The assessment of the severity of acute pulmonary embolism (PE) by imaging and Doppler echocardiography
is prospectively studied in 48 patients (mean age 58.5 years). The examination includes the échographie
measurements of the right and left end-diastolic ventricular diameters and the continuous wave (CW) Doppler
estimation of the pulmonary artery systolic pressure using the peak velocity of the tricuspid regurgitation flow. The
results are compared with the hemodynamic data obtained through catheterization and angiogram (Miller index).

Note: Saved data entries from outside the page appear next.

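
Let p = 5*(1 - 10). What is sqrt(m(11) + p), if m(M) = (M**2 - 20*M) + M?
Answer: I*sqrt(133) ≈ 11.533*I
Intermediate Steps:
m(M) = M**2 - 19*M
p = -45 (p = 5*(-9) = -45)
sqrt(m(11) + p) = sqrt(11*(-19 + 11) - 45) = sqrt(11*(-8) - 45) = sqrt(-88 - 45) = sqrt(-133) = I*sqrt(133)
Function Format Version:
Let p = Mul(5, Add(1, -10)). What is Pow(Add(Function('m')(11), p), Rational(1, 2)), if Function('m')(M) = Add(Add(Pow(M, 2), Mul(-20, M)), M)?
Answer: Mul(I, Pow(133, Rational(1, 2))) ≈ Mul(11.533, I)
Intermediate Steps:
Function('m')(M) = Add(Pow(M, 2), Mul(-19, M))
p = -45 (p = Mul(5, -9) = -45)
Pow(Add(Function('m')(11), p), Rational(1, 2)) = Pow(Add(Mul(11, Add(-19, 11)), -45), Rational(1, 2)) = Pow(Add(Mul(11, -8), -45), Rational(1, 2)) = Pow(Add(-88, -45), Rational(1, 2)) = Pow(-133, Rational(1, 2)) = Mul(I, Pow(133, Rational(1, 2)))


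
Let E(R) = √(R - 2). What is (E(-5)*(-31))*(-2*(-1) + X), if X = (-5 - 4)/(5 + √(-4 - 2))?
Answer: 9*√42 - 17*I*√7 ≈ 58.327 - 44.978*I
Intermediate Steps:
X = -9/(5 + I*√6) (X = -9/(5 + √(-6)) = -9/(5 + I*√6) ≈ -1.4516 + 0.71114*I)
E(R) = √(-2 + R)
(E(-5)*(-31))*(-2*(-1) + X) = (√(-2 - 5)*(-31))*(-2*(-1) + (-45/31 + 9*I*√6/31)) = (√(-7)*(-31))*(2 + (-45/31 + 9*I*√6/31)) = ((I*√7)*(-31))*(17/31 + 9*I*√6/31) = (-31*I*√7)*(17/31 + 9*I*√6/31) = -31*I*√7*(17/31 + 9*I*√6/31)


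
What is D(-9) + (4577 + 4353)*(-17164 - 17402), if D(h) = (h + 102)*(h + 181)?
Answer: -308658384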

The pulmonary artery systolic pressures determined from CW Doppler and catheter examinations are well correlated
(r = 0.92). Nine of the 11 patients with a tricuspid regurgitation velocity of more than 3.5 m/s present a clinical
history of recurrent PE or of a chronic cor pulmonale. The right ventricular dilatation, almost always constant in
severe PE, and the right ventricle diameter/left ventricle diameter ratio appear to be better correlated with the degree
of the pulmonary vascular obstruction (r = 0.74; r = 0.7) than the assessed pulmonary artery systolic pressure (r =
0.44). Thus rapid evaluation of the cardiac effects, due to PE, by echocardiography and CW Doppler add important
information of great diagnostic value.